The Department of Homeland Security has continued to surge hundreds of supplemental personnel to the border even as the number of people who illegally crossed and presented at ports of entry in June declined dramatically.
Manuel Padilla, chief of the department’s Interagency Border Emergency Cell, told the Washington Examiner in a recent interview 500 DHS personnel were sent to the Rio Grande Valley of Texas; El Paso, Texas; and Yuma, Arizona, to assist Customs and Border Protection and Immigration and Customs Enforcement at the height of the deployments this spring.
The number of nonborder personnel deployed south fluctuates day to day but remained around the same levels in late April.
“There’s still over 500 DHS personnel being deployed,” a senior DHS official told the Washington Examiner Monday afternoon. The official said “there’s no discussion” to stymie those efforts, even after the number of people arriving at the border dropped by more than 37,000 in June to 94,500, from 132,000 in May.

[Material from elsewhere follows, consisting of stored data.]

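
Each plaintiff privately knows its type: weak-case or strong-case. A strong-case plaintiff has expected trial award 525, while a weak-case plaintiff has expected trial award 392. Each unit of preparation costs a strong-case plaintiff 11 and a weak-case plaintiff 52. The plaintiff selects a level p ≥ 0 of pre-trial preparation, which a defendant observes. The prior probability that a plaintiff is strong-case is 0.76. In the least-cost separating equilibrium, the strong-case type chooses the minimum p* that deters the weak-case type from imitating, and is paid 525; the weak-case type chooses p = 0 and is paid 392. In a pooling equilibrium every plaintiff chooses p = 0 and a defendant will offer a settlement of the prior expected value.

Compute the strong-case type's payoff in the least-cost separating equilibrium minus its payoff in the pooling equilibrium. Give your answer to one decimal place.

Least-cost separating signal: p* solves 392 = 525 − 52·p*, so p* = (525 − 392)/52 ≈ 2.5577.
Strong-case type's separating payoff: 525 − 11 × p* = 525 − 11 × (525 − 392)/52 = 525 − 1463/52 ≈ 496.865.
Pooling payoff: 0.76 × 525 + 0.24 × 392 = 493.08.
Difference: 496.865 − 493.08 = 3.785, i.e. 3.8 to one decimal place.
The strong-case type prefers to separate.

3.8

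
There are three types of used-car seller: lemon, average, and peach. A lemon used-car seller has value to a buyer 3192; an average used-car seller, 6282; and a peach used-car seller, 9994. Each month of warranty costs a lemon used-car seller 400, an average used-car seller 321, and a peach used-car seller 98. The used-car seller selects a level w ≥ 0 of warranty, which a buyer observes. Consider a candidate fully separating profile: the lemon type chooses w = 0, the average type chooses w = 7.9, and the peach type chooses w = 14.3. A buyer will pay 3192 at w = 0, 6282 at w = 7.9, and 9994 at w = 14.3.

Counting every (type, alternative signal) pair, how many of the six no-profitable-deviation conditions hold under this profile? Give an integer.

Lemon (own payoff 3192): to w=7.9 gives 6282 − 400×7.9 = 3122 → no gain ✓; to w=14.3 gives 9994 − 400×14.3 = 4274 → profitable ✗.
Average (own payoff 6282 − 321×7.9 = 3746.1): to w=0 gives 3192 → no gain ✓; to w=14.3 gives 9994 − 321×14.3 = 5403.7 → profitable ✗.
Peach (own payoff 9994 − 98×14.3 = 8592.6): to w=0 gives 3192 → no gain ✓; to w=7.9 gives 6282 − 98×7.9 = 5507.8 → no gain ✓.
4 of the 6 constraints hold; not an equilibrium.

4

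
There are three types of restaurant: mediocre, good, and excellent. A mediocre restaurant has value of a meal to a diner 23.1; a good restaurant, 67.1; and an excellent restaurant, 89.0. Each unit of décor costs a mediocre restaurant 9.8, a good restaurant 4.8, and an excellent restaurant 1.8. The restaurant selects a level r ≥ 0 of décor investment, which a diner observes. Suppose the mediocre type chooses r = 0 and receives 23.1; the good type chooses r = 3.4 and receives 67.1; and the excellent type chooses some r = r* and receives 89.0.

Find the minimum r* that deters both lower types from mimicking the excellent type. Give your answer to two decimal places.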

Padilla said the southern border is still in “crisis” and additional personnel are necessary to transport people in custody to medical facilities, prepare food, and other standard tasks. Those borrowed personnel free up agents and officers to return to normal responsibilities.
He added the border crisis — as the Trump administration has described the state of affairs — will not cease until the number of people in custody at DHS facilities matches the number each facility is supposed to hold. In early June, CBP reported 20,000 in custody despite room in facilities for 4,000.
CBP, which includes Border Patrol and port officers, is the first agency that encounters migrants on the border. Individuals are then either released from custody into the U.S. or turned over to ICE for deportation or held there before also being released into the U.S.
The downturn comes weeks after Mexican President Andrés Manuel López Obrador agreed to step up the country’s enforcement efforts to curtail people traveling through Mexico to the United States.
Padilla has returned from Washington to San Antonio, Texas, where he is managing the deployments as part of a longer-term operation, as well as carrying out his regular duties as director of the department’s Joint Task Force-West.